基于最优线性滤波的PMU测量Ⅲ:M类算法设计

PMU Measurement Based on Optimal Filtering Ⅲ: M Class Filter Design

本系列论文的前2篇,分别研究同步相量测量单元测量的最优滤波原理和P类测量最优算法的具体设计。该文在此基础上,研究M类测量最优算法的具体设计。与P类测量相比,M类测量是在更高准确度基础上兼顾快速响应,并且增加了公认为最难实现的对带外干扰的抑制要求。为了实现从基波通带到带外干扰阻带的快速衰减,基于奈奎斯特频域抽样定理建立动态相量线性参数模型,并采用以凯撒窗为权重的加权最小二乘算法进行模型参数估计,由此构造原型滤波器,其中频域抽样点个数和凯撒窗阶数构成自由参数集。针对数据上报率分别为50、25和10Hz三种情况,求解最优化问题,给出不同数据长度下最优解的分布,并结合快速响应性能选取最优滤波器长度,构成完整的M类测量优化算法。通过仿真试验评估优化算法的实际测量性能,并与IEEE测量标准提供的参考算法结果进行比较,验证所提出优化算法在测量准确度、使用数据长度和单相测量方面具有的综合性能优势。

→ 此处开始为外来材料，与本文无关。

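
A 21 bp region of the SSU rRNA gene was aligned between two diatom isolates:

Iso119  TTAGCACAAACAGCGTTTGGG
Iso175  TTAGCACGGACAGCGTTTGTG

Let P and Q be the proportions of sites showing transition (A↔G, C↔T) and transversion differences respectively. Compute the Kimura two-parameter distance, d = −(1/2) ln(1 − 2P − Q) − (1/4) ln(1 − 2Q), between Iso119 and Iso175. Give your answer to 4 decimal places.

0.1610

Mismatches occur at site 8 (A→G, transition), site 9 (A→G, transition), site 20 (G→T, transversion).
Of the 3 differences, 2 transitions and 1 transversion over 21 sites: P = 2/21 = 0.095238, Q = 1/21 = 0.047619.
d = −0.5·ln(0.761905) − 0.25·ln(0.904762) = −0.5·(-0.271933) − 0.25·(-0.100083) = 0.1610.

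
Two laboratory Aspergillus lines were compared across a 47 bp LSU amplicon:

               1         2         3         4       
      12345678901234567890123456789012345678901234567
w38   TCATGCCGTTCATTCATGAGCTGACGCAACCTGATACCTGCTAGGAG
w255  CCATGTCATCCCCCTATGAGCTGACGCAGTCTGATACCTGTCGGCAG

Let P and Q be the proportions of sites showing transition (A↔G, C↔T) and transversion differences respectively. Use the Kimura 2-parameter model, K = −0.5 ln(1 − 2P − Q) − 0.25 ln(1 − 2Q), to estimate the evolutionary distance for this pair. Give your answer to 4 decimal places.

The sequences differ at positions 1 (T/C, transition), 6 (C/T, transition), 8 (G/A, transition), 10 (T/C, transition), 12 (A/C, transversion), 13 (T/C, transition), 14 (T/C, transition), 15 (C/T, transition), 29 (A/G, transition), 30 (C/T, transition), 41 (C/T, transition), 42 (T/C, transition), 43 (A/G, transition), 45 (G/C, transversion).
Of the 14 differences, 12 transitions and 2 transversions over 47 sites: P = 12/47 = 0.255319, Q = 2/47 = 0.042553.
d = −0.5·ln(0.446809) − 0.25·ln(0.914894) = −0.5·(-0.805624) − 0.25·(-0.088947) = 0.4250.

0.4250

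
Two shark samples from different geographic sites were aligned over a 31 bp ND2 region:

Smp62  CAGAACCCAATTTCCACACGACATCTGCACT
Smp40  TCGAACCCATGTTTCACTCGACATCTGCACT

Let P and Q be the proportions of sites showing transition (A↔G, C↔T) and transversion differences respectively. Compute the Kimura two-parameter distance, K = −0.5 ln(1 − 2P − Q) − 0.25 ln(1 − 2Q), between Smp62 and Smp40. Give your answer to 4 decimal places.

The sequences differ at positions 1 (C/T, transition), 2 (A/C, transversion), 10 (A/T, transversion), 11 (T/G, transversion), 14 (C/T, transition), 18 (A/T, transversion).
Of the 6 differences, 2 transitions and 4 transversions over 31 sites: P = 2/31 = 0.064516, Q = 4/31 = 0.129032.
d = −0.5·ln(0.741936) − 0.25·ln(0.741936) = −0.5·(-0.298492) − 0.25·(-0.298492) = 0.2239.

0.2239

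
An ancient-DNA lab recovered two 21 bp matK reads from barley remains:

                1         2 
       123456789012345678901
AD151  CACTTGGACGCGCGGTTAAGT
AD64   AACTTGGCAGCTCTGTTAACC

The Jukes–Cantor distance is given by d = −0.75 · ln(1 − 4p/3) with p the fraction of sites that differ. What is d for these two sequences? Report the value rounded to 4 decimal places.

0.4408

The sequences differ at positions 1 (C/A), 8 (A/C), 9 (C/A), 12 (G/T), 14 (G/T), 20 (G/C), 21 (T/C).
p = 7/21 = 0.333333.
d = −0.75 · ln(1 − (4/3)·0.333333) = −0.75 · ln(0.555556) = −0.75 · (-0.587786) = 0.4408.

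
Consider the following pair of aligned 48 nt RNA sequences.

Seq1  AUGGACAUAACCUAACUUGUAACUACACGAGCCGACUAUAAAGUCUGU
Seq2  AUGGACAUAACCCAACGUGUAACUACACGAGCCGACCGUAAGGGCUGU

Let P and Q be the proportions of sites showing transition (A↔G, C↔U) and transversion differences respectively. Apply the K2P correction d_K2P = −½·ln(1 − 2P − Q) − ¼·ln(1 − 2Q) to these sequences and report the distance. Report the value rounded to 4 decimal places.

0.1386

Differing sites — 13:U/C (Ti); 17:U/G (Tv); 37:U/C (Ti); 38:A/G (Ti); 42:A/G (Ti); 44:U/G (Tv).
Of the 6 differences, 4 transitions and 2 transversions over 48 sites: P = 4/48 = 0.083333, Q = 2/48 = 0.041667.
d = −0.5·ln(0.791667) − 0.25·ln(0.916666) = −0.5·(-0.233614) − 0.25·(-0.087012) = 0.1386.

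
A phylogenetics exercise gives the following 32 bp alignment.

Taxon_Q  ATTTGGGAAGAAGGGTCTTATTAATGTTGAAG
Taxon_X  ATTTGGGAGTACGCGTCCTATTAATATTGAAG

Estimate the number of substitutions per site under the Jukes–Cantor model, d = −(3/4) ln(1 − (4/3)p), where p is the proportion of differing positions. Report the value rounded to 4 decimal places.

0.2158

Mismatches occur at site 9 (A↔G), site 10 (G↔T), site 12 (A↔C), site 14 (G↔C), site 18 (T↔C), site 26 (G↔A).
p = 6/32 = 0.187500.
d = −0.75 · ln(1 − (4/3)·0.187500) = −0.75 · ln(0.750000) = −0.75 · (-0.287682) = 0.2158.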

In Part I and Part II of the three-part paper set, optimal filter design criteria for phasor measurement unit measurement, and practical method designing optimal algorithm for P class have proposed respectively, Part III continues to deal with the practical design of optimal algorithm for M-class measurement. As compared with P class, M class is required to be of higher precision, and an additional ability of rejecting out-of-band （OOB） interference, where OOB rejection is generally acknowledged as most challenging. In order to achieve fast decay from the edge of fundamental passband to the OOB stopband, the prototype filter was constructed from the dynamic phasor model based on frequency domain Nyquist sampling theorem and the parameter estimator based on Kaiser window weighted least square （WLS） method. The free parameter set to be optimized consists of the dynamic phasor model order and the Kaiser window order. The optimization results as functions of data length were provided for the cases of reporting rate equals to 50, 25 and 10Hz respectively. The optimal M-class algorithm for each reporting rate was recommended trading off measurement precision and data length. Excellent performance of the proposed optimal algorithms were verified with simulations, and their superiority in measurement precision, response time, and single-phase applicability is highlighted as compared with the reference algorithms recommended in IEEE.C37.118.1 a.